I'm in the process of moving from using microsoft redirected profile to UEM. Part of the documentation with UEM is to use a mandatory profile in conjunction with UEM. I've tried a couple of different methods for creating a mandatory profile, found through google but haven't gotten anything right from them.
Anyone got a straight forward instructions or link to generate a mandatory profile?
I'm going to be using this with a windows 10 1903 image. I'm sure that doesn't matter. I do already have a fresh and clean install of a windows 1903 vm, and was hoping to use that to create the man. profile.
We are using Windows 10 1903 with UEM / Mandatory profile. This guide details exactly what to do: Creating an Optimized Windows Image for a VMware Horizon Virtual Desktop | VMware and though its not updated for 1903, the mandatory profile us still .v6. You'll know what I mean when you get to that section. We are not into production with VDI - windows 10 yet. Noticed some issues with the copyprofile flag when doing sysprep, and I'm not all that impressed with using mandatory profiles to speed things up. I may try out the image by just doing default profile customization.
You are not required to use UEM with mandatory profile. Considering all the issues surround mandatory profile, I would always advise against it in windows 10. You can obtain great login time, if that is what you seek, without mandatory profile. I get 11s login time with local profile.
Just wanted to update what I wrote earlier. We've dumped the use of mandatory profiles and are just doing all the customization to the default profile instead. We realized no benefit in going this way after doing a bunch of testing. Actually because mandatory profiles does not work properly with newer version of windows 10 - like 1903, we moved away from it. So has VMware if you look at their vdi tuning guide now.
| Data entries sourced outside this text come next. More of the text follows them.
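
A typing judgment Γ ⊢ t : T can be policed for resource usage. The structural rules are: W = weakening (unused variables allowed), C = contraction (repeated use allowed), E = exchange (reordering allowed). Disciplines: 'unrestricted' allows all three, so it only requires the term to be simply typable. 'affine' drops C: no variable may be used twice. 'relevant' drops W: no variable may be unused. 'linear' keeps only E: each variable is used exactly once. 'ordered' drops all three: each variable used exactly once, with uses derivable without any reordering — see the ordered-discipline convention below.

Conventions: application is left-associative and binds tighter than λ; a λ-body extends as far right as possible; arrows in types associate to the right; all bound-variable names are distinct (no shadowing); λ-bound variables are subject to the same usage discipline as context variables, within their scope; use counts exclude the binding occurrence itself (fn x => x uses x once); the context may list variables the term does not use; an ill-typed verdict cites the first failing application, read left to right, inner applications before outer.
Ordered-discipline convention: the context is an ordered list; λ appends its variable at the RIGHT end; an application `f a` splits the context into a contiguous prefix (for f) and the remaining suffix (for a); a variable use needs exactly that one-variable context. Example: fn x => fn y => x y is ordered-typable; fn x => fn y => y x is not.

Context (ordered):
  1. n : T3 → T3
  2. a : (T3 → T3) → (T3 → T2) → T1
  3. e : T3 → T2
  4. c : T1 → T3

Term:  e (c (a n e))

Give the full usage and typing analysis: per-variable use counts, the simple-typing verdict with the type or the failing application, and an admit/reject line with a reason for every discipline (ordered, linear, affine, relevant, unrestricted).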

They are no longer working for versions later than 1803. Let me ask you this. Have you tried the latest VMware Optimization Tool? I am getting the same login time with it without any additional modifications.
I have used the optimization tool, and it does more harm than good for me. It breaks things like the time and date disappearing, power settings aren't what I set them to, and other things. I'm having a hard time changing settings back for new users. I'm hoping I don't have to rebuild. I just can't get DEM to do anything, and so logon times are horrendous.
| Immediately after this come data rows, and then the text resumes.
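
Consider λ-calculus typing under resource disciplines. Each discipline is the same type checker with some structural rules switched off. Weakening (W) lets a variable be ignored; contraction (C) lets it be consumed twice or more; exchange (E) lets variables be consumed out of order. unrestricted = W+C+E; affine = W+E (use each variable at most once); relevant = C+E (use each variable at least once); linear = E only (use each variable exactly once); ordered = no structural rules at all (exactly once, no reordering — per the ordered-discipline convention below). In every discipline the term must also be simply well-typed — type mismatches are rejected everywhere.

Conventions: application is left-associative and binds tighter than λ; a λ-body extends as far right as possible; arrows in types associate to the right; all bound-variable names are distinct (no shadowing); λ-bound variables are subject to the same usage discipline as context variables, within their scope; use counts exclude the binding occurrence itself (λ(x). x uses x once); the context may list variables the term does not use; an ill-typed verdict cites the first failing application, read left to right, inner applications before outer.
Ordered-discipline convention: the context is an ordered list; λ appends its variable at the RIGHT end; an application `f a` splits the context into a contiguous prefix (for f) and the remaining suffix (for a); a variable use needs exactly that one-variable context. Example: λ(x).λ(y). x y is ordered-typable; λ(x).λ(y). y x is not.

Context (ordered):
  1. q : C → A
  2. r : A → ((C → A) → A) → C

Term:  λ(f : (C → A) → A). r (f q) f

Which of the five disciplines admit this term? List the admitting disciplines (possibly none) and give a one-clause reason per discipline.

admitted by: relevant, unrestricted
usage: q=1, r=1, f (bound)=2
uses in reading order: r, f, q, f
typing: well-typed — term : ((C → A) → A) → C
ordered: ✗, needs contraction — f ×2
linear: ✗, needs contraction — f ×2
affine: ✗, needs contraction — f ×2
relevant: ✓, q, r, f: all used, weakening unneeded
unrestricted: ✓, type-checks (((C → A) → A) → C) and nothing is barred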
That is actually true. The idea is to go through the changes and only apply the things that you are comfortable with otherwise it will create a lot of issues. Or you can create your own template which is what I normally do.
It depends on the tool, and newer versions are better at backing out some changes. In general its probably better to start over and test a few at a time to see where the issue is, and might be a good idea to look at automating building it so you don't have to worry about when you do need to rebuild it. Take a look at
For a good article, I based my work of his.
In regards to some of your issues your seeing, I'd start with a test pool without the optimization tool ran and one with and nothing else to rule out anything else. In general the optimizations by default shouldn't cause issues with a base windows install, its when it runs into other customizations you need to make.
My recommendation to you is to start from scratch as sjesse suggested and moving forward snapshot your golden image at each major steps. That way if something goes wrong you can always revert to a previous snapshot rather than start over from scratch.
I do not have tool in front of me at the moment, but there is a section or tab that shows what registry changes were made for each item in the template. Then you can track down the registries and change them back. It is very tedious.